“Giving birth in the “natural” and traditional way or giving birth by caesarean section (unless she lacks the legal capacity to decide) ” is the choice of a Pregnant woman !!!
In a Landmark and interesting judgment delivered on 11th March, 2015 in the case of Montgomery (Appellant) v Lanarkshire Health Board (Respondent) (Scotland), the UK Supreme Court allowed the appeal of Mrs. Montgomery. Co-incidentally I found this judgment and thought worth sharing with you all !!
Before we start further discussion, I would like to clear the doubt that this a Judgment of (Apex) Foreign Court and its not directly binding upon Indian Courts , nevertheless the approach of the Court may help the professionals in their practice and its persuasive value cannot be denied.
The Facts in nutshell are as under :
The Appellant Nadine Montgomery, an insulin dependent diabetic lady gave birth to a baby boy on 1 October 1999 at Bellshill Maternity Hospital, Lanarkshire. As a result of complications during the delivery, the baby was born with cerebral palsy of a dyskinetic type & Erb’s palsy (i.e. paralysis of the arm) & hence she claimed the damages on behalf of her Son. It was contended that she ought to have been given advice about the risk of shoulder dystocia (the inability of the baby’s shoulders to pass through the mother’s pelvis) which would be involved in vaginal birth, and of the alternative possibility of delivery by elective caesarean section. Mrs Montgomery was told that she was having a larger than usual baby. But she was not told about the risks of her experiencing mechanical problems during labour.Women with diabetes are more likely to have large babies and there is a 9- 10% risk of shoulder dystocia during vaginal delivery Though this may be resolved by emergency procedures during labour, shoulder dystocia poses various health risks to the woman and baby. Mrs Montgomery had raised concerns about vaginal delivery to her Doctor Mrs. Mclellan, but Dr McLellan’s policy was not routinely to advise diabetic women about shoulder dystocia as, in her view, the risk of a grave problem for the baby was very small, but if advised of the risks of shoulder dystocia women would opt for a caesarean section, which was not in the maternal interest.
The Appellant lost in lower Courts.Lord Ordinary in lower Court rejected the contention of the Appellant that she should have been informed of the risk of shoulder dystocia if vaginal delivery was proposed and that she should have been advised about the alternative of delivery by caesarean section.Lord Ordinary held that whether a doctor’s omission to warn a patient of risks of treatment was a breach of her duty of care was normally to be determined by the application of the “Bolam test” (Bolam v Frierm Hospital Management Committee  i.e., whether the omission was accepted as proper by a responsible body of medical opinion, which could not be rejected as irrational and Given the expert medical evidence for the Board, the Bolam test was not met. Lord Ordinary further observed that the risk of shoulder dystocia, though significant, did not in itself require a warning since in most cases shoulder dystocia was dealt with by “simple procedures” and the chance of a severe injury to the baby was “tiny”.
The Inner House of Session refused Mrs Montgomery’s reclaiming motion and upheld the Lord Ordinary’s conclusion.
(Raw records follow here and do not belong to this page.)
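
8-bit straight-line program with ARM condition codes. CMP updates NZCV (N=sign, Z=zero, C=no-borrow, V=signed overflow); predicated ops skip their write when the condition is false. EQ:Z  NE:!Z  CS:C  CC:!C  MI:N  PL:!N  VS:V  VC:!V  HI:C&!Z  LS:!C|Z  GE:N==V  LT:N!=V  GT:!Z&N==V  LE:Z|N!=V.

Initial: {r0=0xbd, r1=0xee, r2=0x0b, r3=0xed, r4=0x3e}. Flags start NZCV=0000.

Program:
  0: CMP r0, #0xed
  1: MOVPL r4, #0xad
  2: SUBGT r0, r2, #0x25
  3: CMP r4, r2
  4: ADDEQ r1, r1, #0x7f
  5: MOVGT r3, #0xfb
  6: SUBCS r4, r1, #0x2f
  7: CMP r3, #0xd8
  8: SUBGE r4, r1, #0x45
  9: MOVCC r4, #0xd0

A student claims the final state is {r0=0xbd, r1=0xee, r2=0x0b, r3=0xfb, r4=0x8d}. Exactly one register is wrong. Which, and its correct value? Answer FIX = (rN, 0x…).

[0] flags=1000 → (cmp)
[1] flags=1000 PL?F → skip
[2] flags=1000 GT?F → skip
[3] flags=0010 → (cmp)
[4] flags=0010 EQ?F → skip
[5] flags=0010 GT?T → r3=0xfb
[6] flags=0010 CS?T → r4=0xbf
[7] flags=0010 → (cmp)
[8] flags=0010 GE?T → r4=0xa9
[9] flags=0010 CC?F → skip

FIX = (r4, 0xa9)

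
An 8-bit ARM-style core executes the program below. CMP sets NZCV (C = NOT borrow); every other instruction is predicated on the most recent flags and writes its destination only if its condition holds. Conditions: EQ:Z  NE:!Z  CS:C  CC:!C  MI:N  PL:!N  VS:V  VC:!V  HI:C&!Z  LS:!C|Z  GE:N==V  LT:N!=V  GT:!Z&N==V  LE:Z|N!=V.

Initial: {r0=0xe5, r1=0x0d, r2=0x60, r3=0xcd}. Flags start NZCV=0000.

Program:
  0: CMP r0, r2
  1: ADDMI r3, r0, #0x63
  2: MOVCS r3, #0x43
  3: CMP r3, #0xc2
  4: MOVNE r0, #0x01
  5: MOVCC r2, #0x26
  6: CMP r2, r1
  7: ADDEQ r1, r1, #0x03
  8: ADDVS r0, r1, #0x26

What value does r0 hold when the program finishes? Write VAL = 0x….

[0] flags=1010 → (cmp)
[1] flags=1010 MI?T → r3=0x48
[2] flags=1010 CS?T → r3=0x43
[3] flags=1001 → (cmp)
[4] flags=1001 NE?T → r0=0x01
[5] flags=1001 CC?T → r2=0x26
[6] flags=0010 → (cmp)
[7] flags=0010 EQ?F → skip
[8] flags=0010 VS?F → skip

VAL = 0x01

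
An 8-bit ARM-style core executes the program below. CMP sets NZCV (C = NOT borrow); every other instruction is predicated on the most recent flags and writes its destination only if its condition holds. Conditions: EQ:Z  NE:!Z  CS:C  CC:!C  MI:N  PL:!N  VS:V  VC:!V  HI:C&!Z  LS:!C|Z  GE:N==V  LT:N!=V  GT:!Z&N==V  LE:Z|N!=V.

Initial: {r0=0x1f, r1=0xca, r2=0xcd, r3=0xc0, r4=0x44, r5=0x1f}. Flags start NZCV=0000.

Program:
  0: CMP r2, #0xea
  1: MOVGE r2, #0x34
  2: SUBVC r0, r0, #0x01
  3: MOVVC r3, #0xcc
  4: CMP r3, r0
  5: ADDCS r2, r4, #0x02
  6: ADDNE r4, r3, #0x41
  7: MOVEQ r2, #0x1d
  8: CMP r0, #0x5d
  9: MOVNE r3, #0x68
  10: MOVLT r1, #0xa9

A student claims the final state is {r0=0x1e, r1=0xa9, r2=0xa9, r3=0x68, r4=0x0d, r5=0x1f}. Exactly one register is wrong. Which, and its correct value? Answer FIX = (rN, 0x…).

0: ✓ CMP  NZCV=1000
1: · MOVGE
2: ✓ SUBVC  r0←0x1e
3: ✓ MOVVC  r3←0xcc
4: ✓ CMP  NZCV=1010
5: ✓ ADDCS  r2←0x46
6: ✓ ADDNE  r4←0x0d
7: · MOVEQ
8: ✓ CMP  NZCV=1000
9: ✓ MOVNE  r3←0x68
10: ✓ MOVLT  r1←0xa9

FIX = (r2, 0x46)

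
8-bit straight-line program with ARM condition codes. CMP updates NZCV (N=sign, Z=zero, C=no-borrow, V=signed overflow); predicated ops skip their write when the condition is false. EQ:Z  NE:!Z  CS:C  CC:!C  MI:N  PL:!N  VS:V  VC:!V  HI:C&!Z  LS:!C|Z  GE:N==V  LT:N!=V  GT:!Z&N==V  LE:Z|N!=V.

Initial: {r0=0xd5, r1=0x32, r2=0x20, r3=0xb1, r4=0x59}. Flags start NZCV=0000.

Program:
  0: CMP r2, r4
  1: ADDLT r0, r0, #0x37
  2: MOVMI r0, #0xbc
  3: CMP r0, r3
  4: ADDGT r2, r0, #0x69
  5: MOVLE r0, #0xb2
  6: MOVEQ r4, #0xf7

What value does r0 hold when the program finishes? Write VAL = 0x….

[0] flags=1000 → (cmp)
[1] flags=1000 LT?T → r0=0x0c
[2] flags=1000 MI?T → r0=0xbc
[3] flags=0010 → (cmp)
[4] flags=0010 GT?T → r2=0x25
[5] flags=0010 LE?F → skip
[6] flags=0010 EQ?F → skip

VAL = 0xbc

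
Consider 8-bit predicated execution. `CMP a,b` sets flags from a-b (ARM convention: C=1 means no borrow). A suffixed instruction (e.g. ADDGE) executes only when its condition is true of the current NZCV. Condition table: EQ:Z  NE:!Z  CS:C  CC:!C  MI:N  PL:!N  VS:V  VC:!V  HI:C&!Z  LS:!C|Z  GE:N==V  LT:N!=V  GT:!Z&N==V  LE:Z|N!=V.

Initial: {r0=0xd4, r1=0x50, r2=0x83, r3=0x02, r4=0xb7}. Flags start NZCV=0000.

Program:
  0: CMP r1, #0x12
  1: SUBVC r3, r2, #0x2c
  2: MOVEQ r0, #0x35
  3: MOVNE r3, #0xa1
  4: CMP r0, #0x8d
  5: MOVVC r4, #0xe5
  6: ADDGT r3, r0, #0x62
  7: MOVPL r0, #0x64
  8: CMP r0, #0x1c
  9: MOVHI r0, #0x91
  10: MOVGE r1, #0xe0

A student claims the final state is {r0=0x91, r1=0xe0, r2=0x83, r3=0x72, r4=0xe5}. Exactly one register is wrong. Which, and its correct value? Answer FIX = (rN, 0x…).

[0] flags=0010 → (cmp)
[1] flags=0010 VC?T → r3=0x57
[2] flags=0010 EQ?F → skip
[3] flags=0010 NE?T → r3=0xa1
[4] flags=0010 → (cmp)
[5] flags=0010 VC?T → r4=0xe5
[6] flags=0010 GT?T → r3=0x36
[7] flags=0010 PL?T → r0=0x64
[8] flags=0010 → (cmp)
[9] flags=0010 HI?T → r0=0x91
[10] flags=0010 GE?T → r1=0xe0

FIX = (r3, 0x36)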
However, their Lordships of the Supreme Court turned down the observations of both the lower Courts and allowed the Appeal.
LADY HALE in her concurrent judgment discussed more about the right of women in selecting mode of delivery and her Ladyship observed “the issue is not whether enough information was given to ensure consent to the procedure, but whether there was enough information given so that the doctor was not acting negligently and giving due protection to the patient’s right of autonomy”. She further observed, Pregnancy is a particularly powerful illustration.
The principal choice is between vaginal delivery and caesarean section. In this day and age, we are not only concerned about risks to the baby. We are equally, if not more, concerned about risks to the mother. And those include the risks associated with giving birth, as well as any after-effects. One of the problems in this case was that for too long the focus was on the risks to the baby, without also taking into account what the mother might face in the process of giving birth. Her Ladyship criticized the decision of Dr. Mclellan and observed that ” Dr. Mclellan’s judgment is not a medical judgment but It looks like a judgment that vaginal delivery is in some way morally preferable to a caesarean section: so much so that it justifies depriving the pregnant woman of the information needed for her to make a free choice in the matter. Giving birth vaginally is indeed a unique and wonderful experience, but it has not been suggested that it inevitably leads to a closer and better relationship between mother and child than does a caesarean section.”
“Pregnant women should be offered evidence-based information and support to enable them to make informed decisions about their care and treatment. Gone are the days when it was thought that, on becoming pregnant, a woman lost, not only her capacity, but also her right to act as a genuinely autonomous human being” Her Ladyship observed while concluding her judgment !!!!
As I have mentioned earlier, this judgment may not be directly binding on us, but this will certainly from academic as well as from practical purposes, should be kept in mind…. Its worth reading this judgment.